New research shows shipments of self-checkout terminals jumped 52% globally in 2019, to a new record high

Broad range of US retailers ramp up self-checkout projects

Retailers across every world region increased their investment in self-checkout technology in 2019, with more than 120,000 units shipped globally according to Global EPOS and Self-Checkout 2020, a new study by strategic research and consulting firm RBR.

The USA drove the expansion, with uptake by numerous retailers across multiple sectors. Existing deployers, such as supermarket chain Wegmans and wholesaler Costco, rolled out the technology to more outlets and installed further units in stores already offering self-checkout. New users, from convenience store chains like Fast Phil’s to discounters and mass market fashion retailers, are implementing self-checkout for the first time.

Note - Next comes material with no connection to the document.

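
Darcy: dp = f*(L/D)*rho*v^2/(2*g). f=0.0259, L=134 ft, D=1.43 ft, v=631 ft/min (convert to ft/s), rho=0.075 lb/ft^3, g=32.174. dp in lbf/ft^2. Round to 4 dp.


v_fps = 631/60 = 10.5167 ft/s
dp = 0.0259*(134/1.43)*0.075*10.5167^2/(2*32.174) = 0.3129 lbf/ft^2

0.3129 lbf/ft^2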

European market doubles as supermarket chains increase investment

The research shows that activity in Europe nearly doubled in 2019, with a variety of projects underway, from first-time pilots of the technology to large-scale rollouts and hardware upgrades. Leading grocery firms, including Lidl and Carrefour, continued to expand their self-checkout footprint throughout the region, while several major supermarket chains in the UK invested in a large number of additional terminals, many of which were cashless.

Labour shortages in some central and eastern European countries encouraged retailers to invest more heavily in self-checkout, with Polish discounter Biedronka embarking on a rollout across its 3,000-store network.

Move away from cash stokes Chinese market expansion

China’s mobile payment revolution in recent years has fuelled strong growth in the self-checkout market, driven by payment providers Alipay and Tenpay. Units in the country largely only accept card or electronic payments, with facial recognition technology allowing customers to pay using their faces also being trialled at self-checkout terminals.

Elsewhere, initial self-checkout pilots took place in India and Vietnam, while leading retailers in Peru and Taiwan began first-time rollouts.

COVID-19 pandemic likely to boost shift towards self-service

The short-term impact of the COVID-19 pandemic on the self-checkout market is likely to be limited; as essential retailers, grocery chains have continued trading during this difficult period, although some rollouts may be delayed until later in 2020. The impetus to keep close interaction between customers and staff to a minimum will boost the case for self-service.

According to RBR, the self-checkout momentum will continue, with global installations expected to treble by 2025 to surpass 1.1 million. Alan Burt, who led the research, commented: “The COVID-19 crisis will only embolden long-standing and new self-checkout proponents alike to speed up expansion plans, with customers increasingly expecting such solutions as part of a wider array of checkout options”.